Il résulte de l’instruction que la caisse des dépôts et consignations a, dans le cadre de la révision quinquennale de l’allocation temporaire d’invalidité de M. B..., maintenu la fixation du taux d’incapacité permanente partielle causée par l’atteinte auditive à 18 %, refusant de prendre en compte l’aggravation de sa surdité, dont il est constant qu’elle a été constatée médicalement le 23 décembre 2020. M. B... soutient que ses missions de gardien de la médiathèque municipale, qu’il occupe depuis le mois de mars 2017, conduisent à l’exposer à des bruits, notamment le bruit occasionné par le moteur thermique de l’engin de nettoyage à haute pression des parties extérieures de la médiathèque, par les différentes machines situées dans des locaux techniques dans lesquels il est amené à entrer lors de ses rondes de vérifications et par les spectacles municipaux auxquels il est fréquemment tenu d’assister. Toutefois, il résulte de l’instruction que la puissance du moteur de l’engin thermique permettant à M. B... de procéder au nettoyage extérieur de la médiathèque est nettement inférieure aux puissances énoncées au point 7 de la liste limitative de travaux prévu au tableau n° 42. De plus, le requérant ne justifie pas que l’exercice des autres missions, susceptibles d’occasionner une exposition au bruit lésionnel, dont au demeurant il ne précise ni la fréquence ni la durée, correspond à l’un des types de travaux mentionnés dans le tableau n° 42. Dans ces conditions M. B... n’est pas fondé à soutenir que la caisse des dépôts et consignations a eu une appréciation erronée de sa situation, en ne tenant pas compte de l’aggravation de sa surdité et en refusant de réévaluer le taux d’incapacité permanente partielle afférent.
Il résulte de tout ce qui précède que les conclusions à fin d’annulation de la décision du 14 mars 2023, en tant que le directeur de la caisse des dépôts et consignations a maintenu la fixation du taux d’incapacité permanente partielle relatif à l’atteinte auditive de M. B... à 18 %, doivent être rejetées.
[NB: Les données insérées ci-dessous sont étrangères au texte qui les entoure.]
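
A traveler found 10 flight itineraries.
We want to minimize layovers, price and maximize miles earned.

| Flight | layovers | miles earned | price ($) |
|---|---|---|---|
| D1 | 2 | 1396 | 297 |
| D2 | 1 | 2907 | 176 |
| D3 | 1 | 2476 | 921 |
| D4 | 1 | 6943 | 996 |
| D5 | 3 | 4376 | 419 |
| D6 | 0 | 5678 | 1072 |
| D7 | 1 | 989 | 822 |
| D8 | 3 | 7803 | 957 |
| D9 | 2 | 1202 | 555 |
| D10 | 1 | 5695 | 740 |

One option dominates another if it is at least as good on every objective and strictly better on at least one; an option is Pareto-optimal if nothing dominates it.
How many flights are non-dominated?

D1: dominated by D2 (layovers 1≤2, miles earned 2907≥1396, price 176≤297).
D2: not dominated (best price).
D3: dominated by D2 (layovers 1≤1, miles earned 2907≥2476, price 176≤921).
D4: not dominated.
D5: not dominated.
D6: not dominated (best layovers).
D7: dominated by D2 (layovers 1≤1, miles earned 2907≥989, price 176≤822).
D8: not dominated (best miles earned).
D9: dominated by D1 (layovers 2≤2, miles earned 1396≥1202, price 297≤555).
D10: not dominated.
Pareto-optimal: D2, D4, D5, D6, D8, D10 → 6.

6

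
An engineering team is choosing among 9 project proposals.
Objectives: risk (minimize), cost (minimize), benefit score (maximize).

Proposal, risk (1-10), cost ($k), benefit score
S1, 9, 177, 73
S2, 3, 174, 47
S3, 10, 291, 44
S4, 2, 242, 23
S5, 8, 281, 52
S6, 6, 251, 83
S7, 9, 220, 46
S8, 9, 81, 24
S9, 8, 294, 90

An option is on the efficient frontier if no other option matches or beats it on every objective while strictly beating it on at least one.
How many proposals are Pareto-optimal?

6

S1: not dominated.
S2: not dominated.
S3: dominated by S1 (risk 9≤10, cost 177≤291, benefit score 73≥44).
S4: not dominated (best risk).
S5: dominated by S6 (risk 6≤8, cost 251≤281, benefit score 83≥52).
S6: not dominated.
S7: dominated by S1 (risk 9≤9, cost 177≤220, benefit score 73≥46).
S8: not dominated (best cost).
S9: not dominated (best benefit score).
Pareto-optimal: S1, S2, S4, S6, S8, S9 → 6.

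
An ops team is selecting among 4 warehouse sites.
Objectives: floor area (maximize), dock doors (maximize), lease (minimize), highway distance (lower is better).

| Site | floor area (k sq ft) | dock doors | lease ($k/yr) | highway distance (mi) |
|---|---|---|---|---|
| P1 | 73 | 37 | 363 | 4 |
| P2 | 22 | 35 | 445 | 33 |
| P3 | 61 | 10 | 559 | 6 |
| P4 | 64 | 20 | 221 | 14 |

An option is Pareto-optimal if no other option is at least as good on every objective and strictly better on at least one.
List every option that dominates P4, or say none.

none

P1: worse on lease (363 vs 221).
P2: worse on floor area (22 vs 64).
P3: worse on floor area (61 vs 64).
No option dominates P4.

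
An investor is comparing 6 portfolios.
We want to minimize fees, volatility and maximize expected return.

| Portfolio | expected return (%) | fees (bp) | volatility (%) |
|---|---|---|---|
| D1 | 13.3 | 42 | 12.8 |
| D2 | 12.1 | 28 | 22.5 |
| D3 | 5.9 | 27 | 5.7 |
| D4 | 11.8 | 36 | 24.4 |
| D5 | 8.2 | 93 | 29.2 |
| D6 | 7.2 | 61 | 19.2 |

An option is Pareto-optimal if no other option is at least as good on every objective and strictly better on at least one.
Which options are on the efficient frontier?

D1: not dominated (best expected return).
D2: not dominated.
D3: not dominated (best fees).
D4: dominated by D2 (expected return 12.1≥11.8, fees 28≤36, volatility 22.5≤24.4).
D5: dominated by D1 (expected return 13.3≥8.2, fees 42≤93, volatility 12.8≤29.2).
D6: dominated by D1 (expected return 13.3≥7.2, fees 42≤61, volatility 12.8≤19.2).

D1, D2, D3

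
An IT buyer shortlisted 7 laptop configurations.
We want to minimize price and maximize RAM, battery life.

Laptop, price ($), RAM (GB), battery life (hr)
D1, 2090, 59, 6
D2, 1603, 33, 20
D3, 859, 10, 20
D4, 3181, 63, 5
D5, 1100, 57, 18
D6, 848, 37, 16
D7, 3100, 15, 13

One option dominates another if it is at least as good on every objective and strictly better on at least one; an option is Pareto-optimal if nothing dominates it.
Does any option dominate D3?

No

D1: worse on price (2090 vs 859).
D2: worse on price (1603 vs 859).
D4: worse on price (3181 vs 859).
D5: worse on price (1100 vs 859).
D6: worse on battery life (16 vs 20).
D7: worse on price (3100 vs 859).
No option is at least as good as D3 on every objective and strictly better on one.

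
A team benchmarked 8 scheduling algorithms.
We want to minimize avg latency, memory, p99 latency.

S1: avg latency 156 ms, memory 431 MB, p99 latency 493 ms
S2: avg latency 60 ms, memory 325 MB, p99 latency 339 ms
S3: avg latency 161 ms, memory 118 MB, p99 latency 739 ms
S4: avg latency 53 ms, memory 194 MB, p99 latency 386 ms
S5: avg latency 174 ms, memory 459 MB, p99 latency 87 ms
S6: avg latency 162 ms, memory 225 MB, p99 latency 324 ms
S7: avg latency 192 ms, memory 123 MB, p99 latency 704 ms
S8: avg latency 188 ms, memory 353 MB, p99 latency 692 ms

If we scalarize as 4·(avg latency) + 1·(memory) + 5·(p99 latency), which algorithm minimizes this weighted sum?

S5

S1: 4·156 + 1·431 + 5·493 = 3520
S2: 4·60 + 1·325 + 5·339 = 2260
S3: 4·161 + 1·118 + 5·739 = 4457
S4: 4·53 + 1·194 + 5·386 = 2336
S5: 4·174 + 1·459 + 5·87 = 1590
S6: 4·162 + 1·225 + 5·324 = 2493
S7: 4·192 + 1·123 + 5·704 = 4411
S8: 4·188 + 1·353 + 5·692 = 4565
Lowest: S5 at 1590.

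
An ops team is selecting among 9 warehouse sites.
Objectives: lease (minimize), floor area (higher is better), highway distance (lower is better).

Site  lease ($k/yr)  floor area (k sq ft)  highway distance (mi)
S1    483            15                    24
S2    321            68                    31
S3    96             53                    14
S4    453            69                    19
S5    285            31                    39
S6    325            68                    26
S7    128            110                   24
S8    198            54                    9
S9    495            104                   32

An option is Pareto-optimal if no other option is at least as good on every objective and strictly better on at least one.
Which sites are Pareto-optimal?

S3, S4, S7, S8

S1: dominated by S3 (lease 96≤483, floor area 53≥15, highway distance 14≤24).
S2: dominated by S7 (lease 128≤321, floor area 110≥68, highway distance 24≤31).
S3: not dominated (best lease).
S4: not dominated.
S5: dominated by S3 (lease 96≤285, floor area 53≥31, highway distance 14≤39).
S6: dominated by S7 (lease 128≤325, floor area 110≥68, highway distance 24≤26).
S7: not dominated (best floor area).
S8: not dominated (best highway distance).
S9: dominated by S7 (lease 128≤495, floor area 110≥104, highway distance 24≤32).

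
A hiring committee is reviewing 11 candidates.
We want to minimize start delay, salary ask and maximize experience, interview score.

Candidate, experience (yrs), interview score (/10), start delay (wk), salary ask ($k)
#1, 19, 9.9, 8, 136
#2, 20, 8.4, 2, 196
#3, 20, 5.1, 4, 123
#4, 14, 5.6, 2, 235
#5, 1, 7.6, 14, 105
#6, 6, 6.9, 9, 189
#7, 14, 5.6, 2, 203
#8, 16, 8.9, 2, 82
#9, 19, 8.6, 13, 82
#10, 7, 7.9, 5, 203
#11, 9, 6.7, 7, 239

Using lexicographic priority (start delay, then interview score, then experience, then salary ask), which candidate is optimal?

First minimize start delay: best is 2, kept {#2, #4, #7, #8}.
Then maximize interview score: best is 8.9, kept {#8}.

#8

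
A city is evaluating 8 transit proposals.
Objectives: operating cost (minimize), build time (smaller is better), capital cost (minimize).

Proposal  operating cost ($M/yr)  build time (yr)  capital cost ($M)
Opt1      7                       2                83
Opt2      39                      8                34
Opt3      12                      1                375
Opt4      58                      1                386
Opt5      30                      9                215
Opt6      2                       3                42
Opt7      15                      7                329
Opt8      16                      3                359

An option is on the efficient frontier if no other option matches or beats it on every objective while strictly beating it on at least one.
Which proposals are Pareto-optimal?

Opt1, Opt2, Opt3, Opt6

Opt1: not dominated.
Opt2: not dominated (best capital cost).
Opt3: not dominated.
Opt4: dominated by Opt3 (operating cost 12≤58, build time 1≤1, capital cost 375≤386).
Opt5: dominated by Opt1 (operating cost 7≤30, build time 2≤9, capital cost 83≤215).
Opt6: not dominated (best operating cost).
Opt7: dominated by Opt1 (operating cost 7≤15, build time 2≤7, capital cost 83≤329).
Opt8: dominated by Opt1 (operating cost 7≤16, build time 2≤3, capital cost 83≤359).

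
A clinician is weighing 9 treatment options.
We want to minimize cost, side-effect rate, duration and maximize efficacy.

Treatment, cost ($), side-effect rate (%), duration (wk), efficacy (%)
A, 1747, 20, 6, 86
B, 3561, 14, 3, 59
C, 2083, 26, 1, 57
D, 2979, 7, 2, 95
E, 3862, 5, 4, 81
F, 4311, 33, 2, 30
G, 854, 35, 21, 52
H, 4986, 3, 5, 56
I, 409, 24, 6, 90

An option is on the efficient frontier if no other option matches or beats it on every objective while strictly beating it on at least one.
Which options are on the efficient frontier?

A: not dominated.
B: dominated by D (cost 2979≤3561, side-effect rate 7≤14, duration 2≤3, efficacy 95≥59).
C: not dominated (best duration).
D: not dominated (best efficacy).
E: not dominated.
F: dominated by C (cost 2083≤4311, side-effect rate 26≤33, duration 1≤2, efficacy 57≥30).
G: dominated by I (cost 409≤854, side-effect rate 24≤35, duration 6≤21, efficacy 90≥52).
H: not dominated (best side-effect rate).
I: not dominated (best cost).

A, C, D, E, H, I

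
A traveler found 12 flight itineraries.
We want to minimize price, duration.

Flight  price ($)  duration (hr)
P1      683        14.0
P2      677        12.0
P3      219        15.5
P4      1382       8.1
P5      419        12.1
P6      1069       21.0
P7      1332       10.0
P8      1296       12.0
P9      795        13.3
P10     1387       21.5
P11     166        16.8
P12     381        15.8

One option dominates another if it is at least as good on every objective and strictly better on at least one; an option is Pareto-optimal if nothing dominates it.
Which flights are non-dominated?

P1: dominated by P2 (price 677≤683, duration 12.0≤14.0).
P2: not dominated.
P3: not dominated.
P4: not dominated (best duration).
P5: not dominated.
P6: dominated by P1 (price 683≤1069, duration 14.0≤21.0).
P7: not dominated.
P8: dominated by P2 (price 677≤1296, duration 12.0≤12.0).
P9: dominated by P2 (price 677≤795, duration 12.0≤13.3).
P10: dominated by P1 (price 683≤1387, duration 14.0≤21.5).
P11: not dominated (best price).
P12: dominated by P3 (price 219≤381, duration 15.5≤15.8).

P2, P3, P4, P5, P7, P11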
Sur les conclusions à fin d’injonction :

Le présent jugement, qui rejette les conclusions à fin d’annulation, n’implique aucune mesure d’exécution. Par suite, les conclusions susvisées doivent être rejetées.

Sur les frais liés au litige :

Les dispositions de l’article L. 761-1 du code de justice administrative font obstacle à ce que soit mise à la charge de la caisse des dépôts et consignations, qui n’est pas, dans la présente instance, la partie perdante, la somme que M. B... demande au titre des frais exposés et non compris dans les dépens.

D E C I D E :

Article 1er : La requête de M. B... est rejetée.

Article 2 : Le présent jugement sera notifié à M. A... B... et à la caisse des dépôts et consignations.

Délibéré après l'audience du 6 novembre 2025, à laquelle siégeaient :

Mme Billandon, présidente,
Mme Massengo, conseillère,
Mme Bourrel Jalon, conseillère.

Rendu public par mise à disposition au greffe, le 27 novembre 2025.

La rapporteure,



C. MASSENGOLa présidente,



I. BILLANDONLa greffière,



C. TRÉMOUREUX

La République mande et ordonne au ministre de l’économie, des finances et de la souveraineté industrielle, énergétique et numérique, en ce qui le concerne, et à tous commissaires de justice à ce requis en ce qui concerne les voies de droit commun contre les parties privées, de pourvoir à l’exécution du présent jugement.